Published online by Cambridge University Press: 05 June 2012
Introduction
Do Europeans share a common representation of Europe, as most research on attitudes toward European integration assumes, or do these representations vary across functional and national lines? Recent research on the topic in Spain, Germany, and the United Kingdom provides a mixed answer, by showing that some representations are shared and others are not (Díez Medrano 2003). In particular, Díez Medrano demonstrates that British frames diverge from those existing in Germany and Spain in ways that help explain British Euroscepticism.
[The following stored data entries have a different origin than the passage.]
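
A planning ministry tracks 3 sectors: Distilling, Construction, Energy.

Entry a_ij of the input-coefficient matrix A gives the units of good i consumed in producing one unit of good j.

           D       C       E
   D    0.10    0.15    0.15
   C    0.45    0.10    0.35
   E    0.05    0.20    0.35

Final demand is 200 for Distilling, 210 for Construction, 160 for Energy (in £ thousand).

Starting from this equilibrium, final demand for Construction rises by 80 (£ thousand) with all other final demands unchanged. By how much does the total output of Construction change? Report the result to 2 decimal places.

I − A =
  [   0.90    -0.15    -0.15]
  [  -0.45     0.90    -0.35]
  [  -0.05    -0.20     0.65]
Cofactors of I−A, C_ij = (−1)^(i+j)·(minor ij) (rows/columns in the sector order above):
  C_11 = (0.90)(0.65) − (-0.35)(-0.20) = 0.5150
  C_12 = −[(-0.45)(0.65) − (-0.35)(-0.05)] = 0.3100
  C_13 = (-0.45)(-0.20) − (0.90)(-0.05) = 0.1350
  C_21 = −[(-0.15)(0.65) − (-0.15)(-0.20)] = 0.1275
  C_22 = (0.90)(0.65) − (-0.15)(-0.05) = 0.5775
  C_23 = −[(0.90)(-0.20) − (-0.15)(-0.05)] = 0.1875
  C_31 = (-0.15)(-0.35) − (-0.15)(0.90) = 0.1875
  C_32 = −[(0.90)(-0.35) − (-0.15)(-0.45)] = 0.3825
  C_33 = (0.90)(0.90) − (-0.15)(-0.45) = 0.7425
det(I−A) = Σ_j (I−A)_1j·C_1j = (0.90)(0.5150) + (-0.15)(0.3100) + (-0.15)(0.1350) = 0.39675
adj(I−A) = Cᵀ =
  [ 0.5150   0.1275   0.1875]
  [ 0.3100   0.5775   0.3825]
  [ 0.1350   0.1875   0.7425]
(I − A)⁻¹ = adj(I−A) / det(I−A) ≈
  [   1.2980     0.3214     0.4726]
  [   0.7813     1.4556     0.9641]
  [   0.3403     0.4726     1.8715]
Δx = (I − A)⁻¹ Δd with Δd having +80 in the Construction component and 0 elsewhere.
So Δx_C = L_CC · (+80), where L_CC = adj(I−A)_CC / det(I−A) = 0.5775 / 0.39675.
Δx_C = 0.5775 × (+80) / 0.39675 = 46.20 / 0.39675 ≈ 116.45.

Δx_C = 116.45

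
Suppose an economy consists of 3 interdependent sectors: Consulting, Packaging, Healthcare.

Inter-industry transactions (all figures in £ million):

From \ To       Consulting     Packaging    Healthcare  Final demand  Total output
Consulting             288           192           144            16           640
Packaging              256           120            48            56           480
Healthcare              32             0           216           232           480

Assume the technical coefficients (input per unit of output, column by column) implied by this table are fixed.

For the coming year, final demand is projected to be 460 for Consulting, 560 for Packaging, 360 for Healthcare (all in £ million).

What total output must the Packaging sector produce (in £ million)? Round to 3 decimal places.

x_P = 2606.965

Technical coefficients a_ij = z_ij / X_j:
  a_CC = 288/640 = 0.45, a_PC = 256/640 = 0.40, a_HC = 32/640 = 0.05
  a_CP = 192/480 = 0.40, a_PP = 120/480 = 0.25, a_HP = 0/480 = 0.00
  a_CH = 144/480 = 0.30, a_PH = 48/480 = 0.10, a_HH = 216/480 = 0.45
I − A =
  [   0.55    -0.40    -0.30]
  [  -0.40     0.75    -0.10]
  [  -0.05     0.00     0.55]
Cofactors of I−A, C_ij = (−1)^(i+j)·(minor ij) (rows/columns in the sector order above):
  C_11 = (0.75)(0.55) − (-0.10)(0.00) = 0.4125
  C_12 = −[(-0.40)(0.55) − (-0.10)(-0.05)] = 0.2250
  C_13 = (-0.40)(0.00) − (0.75)(-0.05) = 0.0375
  C_21 = −[(-0.40)(0.55) − (-0.30)(0.00)] = 0.2200
  C_22 = (0.55)(0.55) − (-0.30)(-0.05) = 0.2875
  C_23 = −[(0.55)(0.00) − (-0.40)(-0.05)] = 0.0200
  C_31 = (-0.40)(-0.10) − (-0.30)(0.75) = 0.2650
  C_32 = −[(0.55)(-0.10) − (-0.30)(-0.40)] = 0.1750
  C_33 = (0.55)(0.75) − (-0.40)(-0.40) = 0.2525
det(I−A) = Σ_j (I−A)_1j·C_1j = (0.55)(0.4125) + (-0.40)(0.2250) + (-0.30)(0.0375) = 0.125625
adj(I−A) = Cᵀ =
  [ 0.4125   0.2200   0.2650]
  [ 0.2250   0.2875   0.1750]
  [ 0.0375   0.0200   0.2525]
(I − A)⁻¹ = adj(I−A) / det(I−A) ≈
  [   3.2836     1.7512     2.1095]
  [   1.7910     2.2886     1.3930]
  [   0.2985     0.1592     2.0100]
x = (I − A)⁻¹ d = adj(I−A)·d / det(I−A), with det(I−A) = 0.125625:
  x_C = (0.4125·460 + 0.2200·560 + 0.2650·360) / 0.125625 = 408.35 / 0.125625 ≈ 3250.547
  x_P = (0.2250·460 + 0.2875·560 + 0.1750·360) / 0.125625 = 327.50 / 0.125625 ≈ 2606.965
  x_H = (0.0375·460 + 0.0200·560 + 0.2525·360) / 0.125625 = 119.35 / 0.125625 ≈ 950.050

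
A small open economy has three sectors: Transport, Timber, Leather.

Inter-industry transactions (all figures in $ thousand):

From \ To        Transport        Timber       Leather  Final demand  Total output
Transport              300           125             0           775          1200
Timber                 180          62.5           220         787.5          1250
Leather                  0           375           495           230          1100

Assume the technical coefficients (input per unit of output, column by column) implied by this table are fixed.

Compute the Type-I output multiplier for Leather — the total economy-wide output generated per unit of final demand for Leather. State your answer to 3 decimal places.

Technical coefficients a_ij = z_ij / X_j:
  a_11 = 300/1200 = 0.25, a_21 = 180/1200 = 0.15, a_31 = 0/1200 = 0.00
  a_12 = 125/1250 = 0.10, a_22 = 62.5/1250 = 0.05, a_32 = 375/1250 = 0.30
  a_13 = 0/1100 = 0.00, a_23 = 220/1100 = 0.20, a_33 = 495/1100 = 0.45
I − A =
  [   0.75    -0.10     0.00]
  [  -0.15     0.95    -0.20]
  [   0.00    -0.30     0.55]
Cofactors of I−A, C_ij = (−1)^(i+j)·(minor ij) (rows/columns in the sector order above):
  C_11 = (0.95)(0.55) − (-0.20)(-0.30) = 0.4625
  C_12 = −[(-0.15)(0.55) − (-0.20)(0.00)] = 0.0825
  C_13 = (-0.15)(-0.30) − (0.95)(0.00) = 0.0450
  C_21 = −[(-0.10)(0.55) − (0.00)(-0.30)] = 0.0550
  C_22 = (0.75)(0.55) − (0.00)(0.00) = 0.4125
  C_23 = −[(0.75)(-0.30) − (-0.10)(0.00)] = 0.2250
  C_31 = (-0.10)(-0.20) − (0.00)(0.95) = 0.0200
  C_32 = −[(0.75)(-0.20) − (0.00)(-0.15)] = 0.1500
  C_33 = (0.75)(0.95) − (-0.10)(-0.15) = 0.6975
det(I−A) = Σ_j (I−A)_1j·C_1j = (0.75)(0.4625) + (-0.10)(0.0825) + (0.00)(0.0450) = 0.338625
adj(I−A) = Cᵀ =
  [ 0.4625   0.0550   0.0200]
  [ 0.0825   0.4125   0.1500]
  [ 0.0450   0.2250   0.6975]
(I − A)⁻¹ = adj(I−A) / det(I−A) ≈
  [   1.3658     0.1624     0.0591]
  [   0.2436     1.2182     0.4430]
  [   0.1329     0.6645     2.0598]
The output multiplier for sector j is the column-j sum of the Leontief inverse (I − A)⁻¹ = adj(I−A) / det(I−A).
Column 3 of adj(I−A): (0.0200, 0.1500, 0.6975); det(I−A) = 0.338625.
m_3 = (0.0200 + 0.1500 + 0.6975) / 0.338625 = 0.8675 / 0.338625 ≈ 2.562.

m_3 = 2.562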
Given the rocky ratification process of recent EU reform treaties and the impact that frames have on attitudes and behavior, the task of discovering what these frames are in the largest number of European states possible has become all the more pressing. Empirical research on the topic of frames is, in fact, at the center of contemporary work in the social sciences. This interest reflects an emerging consensus about the centrality of mental representations of reality in the explanation of behavior (see the pioneering work of Tversky and Kahneman 1981). The study of European integration has not been spared from this cognitive turn in the social sciences, and scholars in this field have begun to integrate frames into their descriptions and explanations (de Vreese 2003; Menéndez-Alarcón 2004; Robyn 2005). Publicized frames occupy center stage in these discussions. Television and newspaper frames in particular are conceived both as unconscious expressions of commonly shared understandings in the population and as instrumental presentations of reality by interested media and nonmedia agents.